Description: The YARN Resource Manager (Yet Another Resource Negotiator) is the master daemon responsible for managing resources and scheduling applications in a YARN cluster. Its primary function is to allocate resources efficiently to the various applications running in the cluster, thereby optimizing the use of the available infrastructure. YARN allows multiple applications to run simultaneously, improving scalability and flexibility in data processing. This manager consists of two key components: the ResourceManager, which handles global resource management, and the NodeManager, which operates on each node of the cluster and monitors resource usage on that specific node. YARN is fundamental to the Hadoop ecosystem as it enables the execution of different types of workloads, from batch processing to real-time processing, facilitating the integration of various data analysis tools and frameworks. Its modular architecture and ability to handle multiple processing frameworks make it a versatile and powerful solution for resource management in Big Data environments.
History: YARN was first introduced in 2012 as part of Hadoop version 2.0, aiming to overcome the limitations of the original MapReduce programming model. Before YARN, Hadoop could only run MapReduce jobs, which limited its ability to handle other types of data processing. The introduction of YARN allowed developers to create more complex and diverse applications, significantly expanding the Hadoop ecosystem.
Uses: YARN is primarily used in Big Data environments to manage and schedule resource-intensive applications. It allows for the simultaneous execution of multiple applications, which is crucial for companies that need to process large volumes of data in real-time. Additionally, YARN is compatible with various processing frameworks, making it ideal for environments where tools for data processing are used.

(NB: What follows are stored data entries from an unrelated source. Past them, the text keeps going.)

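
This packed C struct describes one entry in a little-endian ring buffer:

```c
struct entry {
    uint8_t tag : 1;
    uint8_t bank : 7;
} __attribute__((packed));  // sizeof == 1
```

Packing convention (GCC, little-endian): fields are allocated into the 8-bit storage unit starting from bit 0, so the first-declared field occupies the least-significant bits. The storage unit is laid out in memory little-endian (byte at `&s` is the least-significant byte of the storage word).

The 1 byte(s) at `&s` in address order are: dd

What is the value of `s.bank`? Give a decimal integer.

110

[0]=0xdd (little-endian) → word 0xdd
tag [0+:1] = (word>>0) & 0x1 = 1
bank [1+:7] = (word>>1) & 0x7f = 110  ←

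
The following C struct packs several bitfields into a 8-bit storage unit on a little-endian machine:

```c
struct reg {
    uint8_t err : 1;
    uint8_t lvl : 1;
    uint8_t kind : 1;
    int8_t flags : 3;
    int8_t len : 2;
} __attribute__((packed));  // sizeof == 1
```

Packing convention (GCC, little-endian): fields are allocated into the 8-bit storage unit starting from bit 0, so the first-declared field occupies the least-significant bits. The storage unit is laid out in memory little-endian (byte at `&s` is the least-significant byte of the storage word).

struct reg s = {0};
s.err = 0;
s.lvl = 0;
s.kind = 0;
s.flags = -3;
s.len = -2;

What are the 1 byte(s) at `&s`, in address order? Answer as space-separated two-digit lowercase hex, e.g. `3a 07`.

a8

err:1 = 0 → 0x0 << 0 → word 0x00
lvl:1 = 0 → 0x0 << 1 → word 0x00
kind:1 = 0 → 0x0 << 2 → word 0x00
flags:3 = -3 → 0x5 << 3 → word 0x28
len:2 = -2 → 0x2 << 6 → word 0xa8
word = 0xa8 → little-endian bytes:
  [0]=0xa8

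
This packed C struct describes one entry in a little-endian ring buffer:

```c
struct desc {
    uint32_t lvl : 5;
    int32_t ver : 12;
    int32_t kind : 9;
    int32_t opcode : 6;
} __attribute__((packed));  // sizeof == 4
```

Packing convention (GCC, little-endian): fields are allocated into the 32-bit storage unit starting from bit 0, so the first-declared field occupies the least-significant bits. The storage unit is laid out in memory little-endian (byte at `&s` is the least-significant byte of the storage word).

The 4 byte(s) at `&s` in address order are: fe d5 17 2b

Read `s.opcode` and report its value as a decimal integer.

[0]=0xfe [1]=0xd5 [2]=0x17 [3]=0x2b (little-endian) → word 0x2b17d5fe
lvl [0+:5] = (word>>0) & 0x1f = 30
ver [5+:12] = (word>>5) & 0xfff = 3759
kind [17+:9] = (word>>17) & 0x1ff = 395
opcode [26+:6] = (word>>26) & 0x3f = 10  ←
opcode signed 6b, MSB=0: value = 10

10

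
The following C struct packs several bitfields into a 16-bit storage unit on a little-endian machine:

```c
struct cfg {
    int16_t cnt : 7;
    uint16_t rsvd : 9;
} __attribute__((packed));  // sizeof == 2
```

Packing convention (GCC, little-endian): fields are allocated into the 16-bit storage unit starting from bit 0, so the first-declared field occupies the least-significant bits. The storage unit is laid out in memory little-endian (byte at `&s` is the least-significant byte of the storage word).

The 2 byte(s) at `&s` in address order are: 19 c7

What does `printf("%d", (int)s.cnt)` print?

25

[0]=0x19 [1]=0xc7 (little-endian) → word 0xc719
cnt [0+:7] = (word>>0) & 0x7f = 25  ←
rsvd [7+:9] = (word>>7) & 0x1ff = 398
cnt signed 7b, MSB=0: value = 25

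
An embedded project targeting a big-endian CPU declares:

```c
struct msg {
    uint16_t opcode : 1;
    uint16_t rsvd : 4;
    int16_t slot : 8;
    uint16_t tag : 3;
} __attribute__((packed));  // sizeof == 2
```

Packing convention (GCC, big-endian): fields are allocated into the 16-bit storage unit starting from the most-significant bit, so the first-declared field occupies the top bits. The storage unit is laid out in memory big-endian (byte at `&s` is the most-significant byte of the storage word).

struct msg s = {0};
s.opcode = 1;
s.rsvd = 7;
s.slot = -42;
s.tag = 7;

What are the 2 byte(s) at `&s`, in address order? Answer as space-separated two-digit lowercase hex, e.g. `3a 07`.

be b7

opcode (1b) val=1 bits=0x1 at bit 15: 0x8000
rsvd (4b) val=7 bits=0x7 at bit 11: 0xb800
slot (8b) val=-42 bits=0xd6 at bit 3: 0xbeb0
tag (3b) val=7 bits=0x7 at bit 0: 0xbeb7
word = 0xbeb7 → big-endian bytes:
  [0]=0xbe  [1]=0xb7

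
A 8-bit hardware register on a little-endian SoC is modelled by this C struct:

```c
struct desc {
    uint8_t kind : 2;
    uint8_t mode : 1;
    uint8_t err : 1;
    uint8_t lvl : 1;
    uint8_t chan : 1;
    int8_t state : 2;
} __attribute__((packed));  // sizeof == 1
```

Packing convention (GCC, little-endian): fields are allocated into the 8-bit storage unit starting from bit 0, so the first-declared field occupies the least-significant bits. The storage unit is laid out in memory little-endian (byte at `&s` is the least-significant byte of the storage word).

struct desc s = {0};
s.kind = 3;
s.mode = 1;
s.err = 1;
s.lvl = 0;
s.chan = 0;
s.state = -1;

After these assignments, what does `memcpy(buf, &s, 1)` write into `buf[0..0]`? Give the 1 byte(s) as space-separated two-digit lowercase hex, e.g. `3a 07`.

cf

kind (2b) val=3 bits=0x3 at bit 0: 0x03
mode (1b) val=1 bits=0x1 at bit 2: 0x07
err (1b) val=1 bits=0x1 at bit 3: 0x0f
lvl (1b) val=0 bits=0x0 at bit 4: 0x0f
chan (1b) val=0 bits=0x0 at bit 5: 0x0f
state (2b) val=-1 bits=0x3 at bit 6: 0xcf
word = 0xcf → little-endian bytes:
  [0]=0xcf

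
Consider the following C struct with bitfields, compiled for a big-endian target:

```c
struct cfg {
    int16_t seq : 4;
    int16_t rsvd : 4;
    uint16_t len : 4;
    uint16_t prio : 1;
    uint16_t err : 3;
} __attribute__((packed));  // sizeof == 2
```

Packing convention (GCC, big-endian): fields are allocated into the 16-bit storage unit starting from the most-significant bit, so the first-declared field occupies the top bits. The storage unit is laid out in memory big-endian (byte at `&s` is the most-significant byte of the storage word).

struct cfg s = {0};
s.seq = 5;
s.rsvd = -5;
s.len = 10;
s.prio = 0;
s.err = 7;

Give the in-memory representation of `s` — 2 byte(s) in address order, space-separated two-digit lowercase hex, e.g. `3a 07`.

seq:4 = 5 → 0x5 << 12 → word 0x5000
rsvd:4 = -5 → 0xb << 8 → word 0x5b00
len:4 = 10 → 0xa << 4 → word 0x5ba0
prio:1 = 0 → 0x0 << 3 → word 0x5ba0
err:3 = 7 → 0x7 << 0 → word 0x5ba7
word = 0x5ba7 → big-endian bytes:
  [0]=0x5b  [1]=0xa7

5b a7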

Examples: A practical example of YARN usage is in a data analytics company that uses Apache Spark to perform real-time analysis on large datasets. YARN manages the cluster resources, ensuring that Spark has access to the necessary memory and CPU to execute its tasks efficiently. Another example is the use of YARN in a batch processing environment, where MapReduce jobs are run to process historical data stored in distributed storage systems.